La courbe du chômage s'inverse... Vraiment ?

Avec une diminution de 1,5% des effectifs en catégorie A, le nombre de demandeurs d'emploi connaît sa première décrue depuis le printemps 2011.

N’est-ce qu’un soubresaut statistique, ou le début de la décrue annoncée par le gouvernement ? Le nombre de demandeurs d’emploi inscrits à Pôle Emploi a fortement baissé au mois d’août, et dans presque toutes les catégories. Avec 50 000 inscrits de moins, les effectifs de la catégorie A (aucune activité) diminuent de 1,5% et sont désormais de 3,23 millions en métropole. En incluant les catégories B et C (temps partiels), la baisse est de 1,3%. C’est la première depuis avril 2011.

La tendance est particulièrement nette chez les moins de 25 ans (-3,6% en catégorie A), où les chiffres étaient déjà positifs depuis trois mois. On peut y voir l’effet des différents types de contrats aidés dédiés à ce public, qui continuent de monter en puissance. Selon le ministère du Travail, le 60 000e emploi d’avenir a ainsi été conclu ce lundi, et 500 à 600 nouveaux contrats seraient signés chaque jour.

Le gouvernement espère atteindre la barre des 100 000 d’ici la fin de l’année. Il compte aussi sur l’approche du 30 septembre : à cette date, la plupart des entreprises de plus de 300 salariés devront avoir conclu un accord ou un plan d’action sur le contrat de génération, l’autre grand dispositif du gouvernement en faveur des jeunes et des seniors.

Chez les 50 ans et plus, le nombre de demandeurs d’emploi reste stable. Une performance en soi pour cette catégorie, dont les effectifs ont explosé depuis un an (+13,4%). En termes d’ancienneté, seuls les demandeurs d’emploi de très longue durée - 3 ans ou plus- voient leur nombre progresser (+1%).

ANOMALIE STATISTIQUE

Ces bons chiffres s’expliquent en partie par la baisse du nombre d’inscriptions à Pôle Emploi : les fins de CDD diminuent de 6,9%, les fins de mission d’intérim de 9%, les licenciements économiques de 2%. Mais l’augmentation du nombre de sorties est plus conséquente encore. Et c’est là que le tableau devient plus ambigu. Car si les reprises d’emploi sont en hausse (+4,5%), ce sont surtout les arrêts de recherche pour cause de maladie, maternité ou retraite qui s’envolent (+10%), ainsi que les cessations d’inscription pour défaut d’actualisation (+38,8%!). Cette procédure concerne les demandeurs d’emploi n’ayant pas indiqué en ligne un éventuel changement de situation : ils sont alors radiés. Une partie d’entre eux ne tarde pas à refaire son apparition dans les listes de Pôle Emploi.

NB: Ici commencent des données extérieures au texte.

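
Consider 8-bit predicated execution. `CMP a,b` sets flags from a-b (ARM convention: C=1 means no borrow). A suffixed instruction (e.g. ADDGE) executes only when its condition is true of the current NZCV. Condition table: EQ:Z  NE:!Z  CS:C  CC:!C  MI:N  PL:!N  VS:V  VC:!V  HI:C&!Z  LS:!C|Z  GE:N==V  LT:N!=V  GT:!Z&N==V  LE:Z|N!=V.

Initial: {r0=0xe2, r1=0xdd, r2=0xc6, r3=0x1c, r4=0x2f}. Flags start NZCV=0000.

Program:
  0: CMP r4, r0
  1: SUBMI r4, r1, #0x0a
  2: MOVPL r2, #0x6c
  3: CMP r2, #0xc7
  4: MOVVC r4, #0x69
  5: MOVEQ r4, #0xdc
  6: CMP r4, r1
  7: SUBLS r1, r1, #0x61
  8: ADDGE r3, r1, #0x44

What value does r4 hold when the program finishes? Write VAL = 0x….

VAL = 0x2f

0: ✓ CMP  NZCV=0000
1: · SUBMI
2: ✓ MOVPL  r2←0x6c
3: ✓ CMP  NZCV=1001
4: · MOVVC
5: · MOVEQ
6: ✓ CMP  NZCV=0000
7: ✓ SUBLS  r1←0x7c
8: ✓ ADDGE  r3←0xc0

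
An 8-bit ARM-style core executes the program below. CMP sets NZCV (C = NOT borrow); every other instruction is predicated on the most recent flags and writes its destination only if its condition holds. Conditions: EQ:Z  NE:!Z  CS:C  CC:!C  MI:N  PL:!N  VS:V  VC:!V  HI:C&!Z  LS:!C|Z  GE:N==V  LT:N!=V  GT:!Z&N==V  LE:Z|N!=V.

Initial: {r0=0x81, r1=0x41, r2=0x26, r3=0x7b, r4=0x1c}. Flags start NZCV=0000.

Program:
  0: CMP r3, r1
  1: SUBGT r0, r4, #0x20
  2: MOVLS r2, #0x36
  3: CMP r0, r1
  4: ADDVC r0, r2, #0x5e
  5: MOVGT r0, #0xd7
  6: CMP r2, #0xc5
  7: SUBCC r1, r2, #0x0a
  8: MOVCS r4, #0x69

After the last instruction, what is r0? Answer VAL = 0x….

[0] flags=0010 → (cmp)
[1] flags=0010 GT?T → r0=0xfc
[2] flags=0010 LS?F → skip
[3] flags=1010 → (cmp)
[4] flags=1010 VC?T → r0=0x84
[5] flags=1010 GT?F → skip
[6] flags=0000 → (cmp)
[7] flags=0000 CC?T → r1=0x1c
[8] flags=0000 CS?F → skip

VAL = 0x84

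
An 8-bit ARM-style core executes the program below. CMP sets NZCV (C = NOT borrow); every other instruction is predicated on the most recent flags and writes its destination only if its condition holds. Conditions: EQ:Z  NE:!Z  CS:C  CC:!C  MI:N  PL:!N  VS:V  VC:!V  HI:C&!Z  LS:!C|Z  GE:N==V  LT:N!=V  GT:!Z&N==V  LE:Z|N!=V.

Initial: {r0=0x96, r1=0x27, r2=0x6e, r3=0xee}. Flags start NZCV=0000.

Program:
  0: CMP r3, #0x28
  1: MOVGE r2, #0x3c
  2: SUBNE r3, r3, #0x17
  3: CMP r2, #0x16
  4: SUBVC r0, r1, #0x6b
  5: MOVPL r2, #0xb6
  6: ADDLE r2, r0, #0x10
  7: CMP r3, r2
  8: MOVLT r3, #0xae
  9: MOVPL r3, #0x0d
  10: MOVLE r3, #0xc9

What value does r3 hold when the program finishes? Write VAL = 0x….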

Cette variation est «exceptionnelle», selon les propres mots de la Dares, l’organe statistique du ministère du Travail. Selon elle, «à ce jour, aucun incident d’enregistrement dans le système d’information de Pôle emploi ou changement dans les modalités ou règles d’actualisation des demandeurs d’emploi n’a pu être identifié pour expliquer cette hausse». L’amplitude de cette dernière dépassant largement la variation du nombre de demandeurs d’emploi, le doute demeurera donc jusqu’au mois prochain sur l’avènement ou non d’une nouvelle tendance.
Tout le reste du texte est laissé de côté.